Cross-sectional data
A bunch of individuals, at one period in time
- [Class ex] Mortality rate
- Guiness consumption in this class in September
Like a snapshot: you observe 100ppl at time T
The key is that it only looks at one specific time point or (or period, summarized as a point).
Time series data
One individual over time. It’s like a tracker measuring a specific variable over time. Like your step counter on your phone or smartwatch, or you personal daily consumption of Guiness over the month.
Panel data
It’s a tracker on a bunch of people. So it would be getting all of you guys’ step counter and appending them together to form one dataset: a panel data set. In terms of Guiness consumption, it’s your and your classmates daily consumption over the month, for example.
[Show examples of how it appears in a table, stat software]
Quantitative vs qualitative variables
Quantitative is basically stuff you can measure with numbers. Any examples?
- CO2 concentration in the atmosphere (continuous)
- Liters of Guiness (continuous)
- Pints of Guiness (0 to 2; more than 2 to 4; etc)
- Numbers of brothers and sisters (discrete, can’t slice it in smaller pieces)
- Elevators in a building (discrete)
Qualitative is describing a certain state or feature.
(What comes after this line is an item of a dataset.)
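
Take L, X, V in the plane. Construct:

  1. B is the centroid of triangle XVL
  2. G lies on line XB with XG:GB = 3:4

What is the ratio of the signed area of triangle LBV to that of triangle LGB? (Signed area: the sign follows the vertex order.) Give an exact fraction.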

Any examples?
- Computer is working / not working (state, nominal)
- Member of political party (nominal)
- Able to speak Irish (nominal)
- “Agree with this statement… (1) mostly not (2) not really (3) indifferent (4) a bit (5) mostly yes” (ordinal)
Coded in what is called a dummy variable.
Discrete vs continuous variables
[Done above]
Nominal vs ordinal variables
[Done above]
Interval vs Ratio
Interval when the interval between two values is meaningful.
Ratio has a clear definition of 0.0 of “it”: there is none (no quantity) when variable equals 0.
Temperature: C° or F° ar interval, Kelvins are ratio.
Topic A2 — Tables & Graphs
In this topic we divide quantitative data in classes. It can be arbitrary, or based on some classification.
Absolute frequency
It’s the absolute number of times this category appears in your data.
Relative frequency
It’s the absolute times it appears divided by the total number of observations
Cumulative frequency
When categories are ordered, you can “stack” the absolute frequencies (total goes to the total number of observations).
Cumulative relative frequency
Same as above but with relative frequencies (total 100%).
Histogram
Visual representation of frequency distribution. Two main characteristics:
- Heights: frenquency
- Width: class width
Polygon
Same, but linking the top of the bars together
Ogive
Plots the cumulative relative frequency. The x-axis represents the upper limits of each classes.
Scatter plots
It’s a spatial representation of two variables and shows their relationship together.
When hours of the day vary, does Guiness consumption vary? If you plot time as the x-axis and pints on the y-axis, can we draw the scatter plot?